Housing association giant identifies stock to sell and switches to land-led development
Sovereign plans to sell or transfer around one in five of its homes to other housing associations as it prioritises its spending in the face of competing decarbonization, building safety and development costs.
Mark Washer, chief executive of the 60,000-home housing association told Housing Today this week that the organisation’s ‘asset grading’ exercise has identified around 20% of its stock that it considers is not worth investing in to improve.
Washer, in an exclusive interview, said: “There is probably 20% of our stock where we have to accept that it won’t get to the standard that we want, and the level of investment would be prohibitively expensive.
“But this isn’t only through the lens of finance, it is still going to be a suboptimal home for someone to live in or it may be relatively expensive to heat and so on, so disposal is a core part of this strategy.”
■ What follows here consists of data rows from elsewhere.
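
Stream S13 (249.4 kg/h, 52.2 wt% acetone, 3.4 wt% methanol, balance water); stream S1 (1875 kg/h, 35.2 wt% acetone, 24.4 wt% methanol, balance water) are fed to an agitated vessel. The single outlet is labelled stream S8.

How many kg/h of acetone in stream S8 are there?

790.2 kg/h

acetone out = acetone in = 249.4×0.522 + 1875×0.352 = 790.19 kg/h.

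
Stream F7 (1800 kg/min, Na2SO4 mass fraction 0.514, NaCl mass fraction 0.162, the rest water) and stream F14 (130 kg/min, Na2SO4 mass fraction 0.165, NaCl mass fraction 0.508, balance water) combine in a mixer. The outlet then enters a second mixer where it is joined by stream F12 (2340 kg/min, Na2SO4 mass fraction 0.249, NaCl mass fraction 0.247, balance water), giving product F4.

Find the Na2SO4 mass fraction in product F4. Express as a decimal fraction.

0.358

Overall, product flow = 4270 kg/min.
Na2SO4 in = 1800×0.514 + 130×0.165 + 2340×0.249 = 1529.3 kg/min.
Na2SO4 fraction in F4 = 0.358.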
Washer added that a further 20% of stock may need refurbishing, around 40% will need more minimal work such as retrofitting while 20% is “in a really good place”. Sovereign is planning to spend £138.6m a year over the next decade on existing stock, including on decarbonisation.
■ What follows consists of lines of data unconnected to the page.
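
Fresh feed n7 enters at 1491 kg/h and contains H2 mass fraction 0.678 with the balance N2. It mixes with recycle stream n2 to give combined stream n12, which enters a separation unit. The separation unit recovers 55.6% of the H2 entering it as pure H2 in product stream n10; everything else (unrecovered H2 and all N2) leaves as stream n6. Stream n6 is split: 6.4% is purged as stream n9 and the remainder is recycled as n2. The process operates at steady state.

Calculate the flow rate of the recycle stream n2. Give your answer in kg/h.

N2 enters only via n7 and leaves only via the purge: 1491×0.322 = 0.064×(N2 in n6), and the separation unit passes all N2, so N2 in n12 = N2 in n6 = 7501.6 kg/h.
H2 in n12: m_A = 1491×0.678 + (1−0.064)·(1−0.556)·m_A, so m_A = 1010.9/0.5844 = 1729.8 kg/h.
n6 = (1−0.556)×1729.8 + 7501.6 = 8269.6 kg/h.
Recycle n2 = (1−0.064)×8269.6 = 7740.4 kg/h.

7740 kg/h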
Washer also said Sovereign is shifting rapidly from a development model based mainly on section 106 – meaning it forward buys affordable housing units from developers required under planning requirements - to directly building its own homes.
It has shifted the percentage of its new homes it builds itself from single digits in 2018, when Washer become chief executive, to 27% this year. This is expected to increase to 50% in 2023/24.
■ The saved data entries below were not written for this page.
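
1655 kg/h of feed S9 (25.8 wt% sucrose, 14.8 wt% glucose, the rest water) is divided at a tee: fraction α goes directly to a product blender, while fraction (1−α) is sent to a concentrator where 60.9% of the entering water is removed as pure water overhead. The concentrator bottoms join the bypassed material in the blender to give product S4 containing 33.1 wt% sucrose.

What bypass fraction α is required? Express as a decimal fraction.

0.390

All 1655×0.258 = 426.99 kg/h of sucrose reaches S4, so S4 = 426.99/0.331 = 1290 kg/h and vapour = 365 kg/h.
The evaporator receives (1−α)·1655 of feed at 0.594 water and removes 0.609 of that water:
0.609×0.594×(1−α)×1655 = 365
(1−α) = 365/598.69 = 0.6097;  α = 0.3903.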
He said: “It [section 106] doesn’t give you control over design, it doesn’t give you control over quality, it doesn’t give you control over placemaking, and it doesn’t give you control over the point at which you want to bring schemes to the market. So you are very much in the hands of the developers.”
The organisation has set itself a target of building 2,400 homes a year by 2026/27. It however only completed 458 homes in the first six months of 2021/22, only slightly more than the 857 it had planned. It said this was due to material and labour shortages. An update last month revealed it has made up some ground and is now expecting to build 1,200 homes in the year, but this is just two thirds of the 1,900 it was originally hoping to deliver.